Hi,
The ipv6 addresses returned from a dns query for “acme-v01.api.letsencrypt.org” don’t have anything listening on port 443:
# host acme-v01.api.letsencrypt.org
acme-v01.api.letsencrypt.org is an alias for api.letsencrypt.org.edgekey.net.
api.letsencrypt.org.edgekey.net is an alias for e981.dscb.akamaiedge.net.
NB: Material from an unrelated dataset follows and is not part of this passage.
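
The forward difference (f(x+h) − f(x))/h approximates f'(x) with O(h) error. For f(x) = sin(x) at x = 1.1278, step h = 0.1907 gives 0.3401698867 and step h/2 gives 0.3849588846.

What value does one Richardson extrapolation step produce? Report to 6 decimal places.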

e981.dscb.akamaiedge.net has address 23.74.99.176
e981.dscb.akamaiedge.net has IPv6 address 2a02:26f0:c8:287::3d5
e981.dscb.akamaiedge.net has IPv6 address 2a02:26f0:c8:286::3d5
# ping6 -c 2 2a02:26f0:c8:287::3d5
PING 2a02:26f0:c8:287::3d5(2a02:26f0:c8:287::3d5) 56 data bytes
64 bytes from 2a02:26f0:c8:287::3d5: icmp_seq=1 ttl=57 time=27.3 ms
64 bytes from 2a02:26f0:c8:287::3d5: icmp_seq=2 ttl=57 time=28.2 ms
--- 2a02:26f0:c8:287::3d5 ping statistics ---
2 packets transmitted, 2 received, 0% packet loss, time 1001ms
rtt min/avg/max/mdev = 27.367/27.784/28.202/0.449 ms
# ping6 -c 2 2a02:26f0:c8:286::3d5
PING 2a02:26f0:c8:286::3d5(2a02:26f0:c8:286::3d5) 56 data bytes
64 bytes from 2a02:26f0:c8:286::3d5: icmp_seq=1 ttl=57 time=23.0 ms
64 bytes from 2a02:26f0:c8:286::3d5: icmp_seq=2 ttl=57 time=23.2 ms
--- 2a02:26f0:c8:286::3d5 ping statistics ---
2 packets transmitted, 2 received, 0% packet loss, time 1000ms
rtt min/avg/max/mdev = 23.031/23.134/23.237/0.103 ms
but if i try https:
curl -v https://acme-v01.api.letsencrypt.org:443/directory
* About to connect() to acme-v01.api.letsencrypt.org port 443 (#0)
* Trying 2a02:26f0:c8:286::3d5...
* Connection timed out
* Trying 2a02:26f0:c8:287::3d5...
* Connection timed out
* Trying 23.74.99.176...
* connected
* Connected to acme-v01.api.letsencrypt.org (23.74.99.176) port 443 (#0)
It takes about 2 mins to timeout and fall back to v4.